At present, the center point of the robotic tool is generally calculated by the four-point ball drawing method, as shown in Figure 4.
Fig. 4 Central point of the TCP calculation tool
That is, taking the center point of the tool as the center of the ball, drawing the sphere by collecting the center points of four different positions of the robot flange, and then calculating the coordinates of the center of the ball, which is the center point of the tool.
Since the position of the ball center is manually calibrated by observing the relative position of the TCP and the teaching accessory, there is an error between the tool center point calculated by this method and the actual tool center point, as shown in Figure 5, which it is usually about 0.5mm.
Fig. 5 There is an error between the calculated tool center point and the actual tool center point
In offline programming software, there is no error in the tool center.
In the actual cutting of parts, as long as the laser cutting head rotates around the center of the tool, it will produce large size and position deviations.
Use the infrared tool gauge to calibrate the center point of the tool
As shown in Figure 6, there are two orthogonal infrared transmitters and corresponding inductive switches on the circle of the tool gauge.
Figure 6 TCP tool center point correction with infrared tool gauge
When performing a specific calibration procedure, the robot makes the tool move on the calibration circle.
When the robot tool blocks the infrared ray, the corresponding induction switch sends a signal to the robot controller, and finally the controller calculates and evaluates the position of the center point of the tool.
After calibration, the TCP accuracy of the tool center point can reach 0.1mm.
Final thoughts
In addition to the above two main factors, the accuracy of the robotic laser cutting machine based on offline programming is also related to the establishment of the workpiece coordinate system, the attitude and load of the robot, and the adjustment degree of the physical model of the workpiece .
However, the cutting accuracy errors caused by these factors are acceptable to most users, and can also be compensated by personnel's operating experience to reduce these errors.
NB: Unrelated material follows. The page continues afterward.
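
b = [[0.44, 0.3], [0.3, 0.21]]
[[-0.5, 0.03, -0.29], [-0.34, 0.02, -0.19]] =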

In short, in the near future, with the development and deep integration of vision technology, sensing technology, intelligent control, network and information technology, big data and other technologies, laser cutting machine offline programming technology robotics will be further developed to intelligence, such as automatic perception, identification and reconstruction of the part and processing path, realizing independent path planning, automatic correction and adaptive environment.
With less and less human intervention, the user's operation will be simpler and the cutting precision will be higher and higher.